This is a response to MECO’s announcement, which you can read by clicking here.
Earlier this week Maui Electric (MECO) announced they had signed a Power Purchase Agreement with Molokai New Energy Partners which is a project entity for Half Moon Ventures (HMV). The release was somewhat misleading as it failed to mention Half Moon Ventures who is the company that has been working on this project.
Although there is a lot of talk from HMV and MECO on ‘a community process’ for this project, we are yet to see a genuine community process on our island. A more exact definition of community-owned renewable energy or community energy (CE) refers to projects where a community group initiates, develops, operates and/or benefits from a renewable energy resource or energy efficiency initiative. There are many innovative models we can use for a more fairer distribution of the benefits from our clean energy transition. However, it needs to come from a process that has broad participation from the community of Molokai.
Although this project will help Molokai reach 100% renewable energy generation, it is unlikely to result in cheaper electricity or other community focused flow on benefits. It does not meet the standards of a CE project, in regards to process, community engagement, community ownership or benefit sharing.
The media statement of electricity charges to be reduced to 17c per kWh excludes the other relevant and urgent issue – that MECO has opened a Docket for a rate increase of 9% for Maui, Molokai, and Lanai.
Potential rate savings for the community may be offset by this very large increase to cover infrastructure upgrades the utility says it needs to allow the county to meet the goal of 100% renewables by 2045. There was a hearing on Tuesday where the PUC and the Consumer Advocate came to listen to testimony on the rate increase. Only three people testified: Sharon Suzuki, (in favor) Dean Nishima (neutral) and Fred Redell the County of Maui Energy Commissioner (opposed). The process is a long one and written testimony will also be accepted including any signed petitions our community choses to include. However, it is disappointing that this was not well communicated through community channels in Molokai at this early stage.
This is a confusing, convoluted and non-transparent process as MECO continues to insist on an outdated business model for our local energy supply. As a community we need transparency about what this model will genuinely deliver, then have a say on if that is acceptable, and an opportunity to present community ideas on how to enhance it.

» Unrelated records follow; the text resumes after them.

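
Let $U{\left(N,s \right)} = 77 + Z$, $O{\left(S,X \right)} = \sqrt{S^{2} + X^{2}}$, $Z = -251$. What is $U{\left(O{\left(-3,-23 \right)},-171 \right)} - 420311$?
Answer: $-420485$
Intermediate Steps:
$U{\left(N,s \right)} = -174$ ($U{\left(N,s \right)} = 77 - 251 = -174$)
$U{\left(O{\left(-3,-23 \right)},-171 \right)} - 420311 = -174 - 420311 = -420485$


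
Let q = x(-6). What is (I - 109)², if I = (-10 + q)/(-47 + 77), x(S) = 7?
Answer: 1190281/100 ≈ 11903.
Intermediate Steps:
q = 7
I = -⅒ (I = (-10 + 7)/(-47 + 77) = -3/30 = -3*1/30 = -⅒ ≈ -0.10000)
(I - 109)² = (-⅒ - 109)² = (-1091/10)² = 1190281/100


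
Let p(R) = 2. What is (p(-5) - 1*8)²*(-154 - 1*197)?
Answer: -12636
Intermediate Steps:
(p(-5) - 1*8)²*(-154 - 1*197) = (2 - 1*8)²*(-154 - 1*197) = (2 - 8)²*(-154 - 197) = (-6)²*(-351) = 36*(-351) = -12636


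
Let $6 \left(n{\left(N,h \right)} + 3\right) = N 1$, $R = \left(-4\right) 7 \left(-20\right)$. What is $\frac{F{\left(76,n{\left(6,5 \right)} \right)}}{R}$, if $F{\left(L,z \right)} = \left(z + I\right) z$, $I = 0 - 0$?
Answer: $\frac{1}{140} \approx 0.0071429$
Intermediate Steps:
$I = 0$ ($I = 0 + 0 = 0$)
$R = 560$ ($R = \left(-28\right) \left(-20\right) = 560$)
$n{\left(N,h \right)} = -3 + \frac{N}{6}$ ($n{\left(N,h \right)} = -3 + \frac{N 1}{6} = -3 + \frac{N}{6}$)
$F{\left(L,z \right)} = z^{2}$ ($F{\left(L,z \right)} = \left(z + 0\right) z = z z = z^{2}$)
$\frac{F{\left(76,n{\left(6,5 \right)} \right)}}{R} = \frac{\left(-3 + \frac{1}{6} \cdot 6\right)^{2}}{560} = \left(-3 + 1\right)^{2} \cdot \frac{1}{560} = \left(-2\right)^{2} \cdot \frac{1}{560} = 4 \cdot \frac{1}{560} = \frac{1}{140}$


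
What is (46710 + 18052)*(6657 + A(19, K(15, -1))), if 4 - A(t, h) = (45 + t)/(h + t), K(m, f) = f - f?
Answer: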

Like me, I’m sure the broader Molokai community must feel overwhelmed. It can be too easy to fall into the “whatever, no matter to me” category. But it does matter. This should be an exciting transition, to a more aligned energy source, however, it must be tailored to our community.

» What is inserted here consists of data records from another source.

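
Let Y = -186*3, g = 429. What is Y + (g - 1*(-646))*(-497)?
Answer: -534833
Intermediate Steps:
Y = -558
Y + (g - 1*(-646))*(-497) = -558 + (429 - 1*(-646))*(-497) = -558 + (429 + 646)*(-497) = -558 + 1075*(-497) = -558 - 534275 = -534833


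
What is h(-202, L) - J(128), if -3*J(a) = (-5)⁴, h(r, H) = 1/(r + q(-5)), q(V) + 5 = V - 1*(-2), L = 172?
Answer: 14583/70 ≈ 208.33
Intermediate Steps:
q(V) = -3 + V (q(V) = -5 + (V - 1*(-2)) = -5 + (V + 2) = -5 + (2 + V) = -3 + V)
h(r, H) = 1/(-8 + r) (h(r, H) = 1/(r + (-3 - 5)) = 1/(r - 8) = 1/(-8 + r))
J(a) = -625/3 (J(a) = -⅓*(-5)⁴ = -⅓*625 = -625/3)
h(-202, L) - J(128) = 1/(-8 - 202) - 1*(-625/3) = 1/(-210) + 625/3 = -1/210 + 625/3 = 14583/70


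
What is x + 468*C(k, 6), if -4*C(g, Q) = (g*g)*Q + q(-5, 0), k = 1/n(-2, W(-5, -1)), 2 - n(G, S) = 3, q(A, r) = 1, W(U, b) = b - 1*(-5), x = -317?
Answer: -1136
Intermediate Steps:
W(U, b) = 5 + b (W(U, b) = b + 5 = 5 + b)
n(G, S) = -1 (n(G, S) = 2 - 1*3 = 2 - 3 = -1)
k = -1 (k = 1/(-1) = -1)
C(g, Q) = -¼ - Q*g²/4 (C(g, Q) = -((g*g)*Q + 1)/4 = -(g²*Q + 1)/4 = -(Q*g² + 1)/4 = -(1 + Q*g²)/4 = -¼ - Q*g²/4)
x + 468*C(k, 6) = -317 + 468*(-¼ - ¼*6*(-1)²) = -317 + 468*(-¼ - ¼*6*1) = -317 + 468*(-¼ - 3/2) = -317 + 468*(-7/4) = -317 - 819 = -1136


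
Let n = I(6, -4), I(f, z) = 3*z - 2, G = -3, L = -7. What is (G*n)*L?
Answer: -294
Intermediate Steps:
I(f, z) = -2 + 3*z
n = -14 (n = -2 + 3*(-4) = -2 - 12 = -14)
(G*n)*L = -3*(-14)*(-7) = 42*(-7) = -294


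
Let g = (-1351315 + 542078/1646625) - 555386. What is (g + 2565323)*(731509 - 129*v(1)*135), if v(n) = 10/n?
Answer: 604458060938621252/1646625 ≈ 3.6709e+11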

We, the Molokai community, can use our collective power to create the type of structure, that can democratize energy and make it affordable and accessible for every one of our Molokai Ohana – from Keiki to Kupuna. This will be the true measure of our success. To do this we must have a united voice for a clear model that we want to see embedded into the proposed energy projects for Molokai.
To this end Sust `aina ble Molokai is hosting a meeting on Feb 19th with international visitors Søren Hermansen (Denmark), Taryn Lane (Australia) and Shota Furuya (Japan). All are from small, rural communities who have achieved community ownership and benefit sharing models to serve their communities. They will be here to share their stories and help interested Molokai community members to learn from their experiences so that we can use their lessons to shape our new narrative of what we want to see for a Molokai Community Energy Future that is uniquely ours. These local community organizers have made positive changes in their communities as well as more broadly across their countries and we are all looking forward to a passionate and engaged conversation!
Our process is transparent, we have made it an open meeting and we are inviting many other stakeholders have been including MECO, HMV, County of Maui. We need as many people as possible to come listen, learn, and find positive solutions to the risks we are facing if we don’t have a united voice. It is through this type of learning and meeting we can identify goals, strategies and timelines as a community to drive our island’s energy future. We shouldn’t just accept processes and projects imposed from commercial interests that aren’t meeting our needs as we head towards our goal of becoming a 100% resilient island.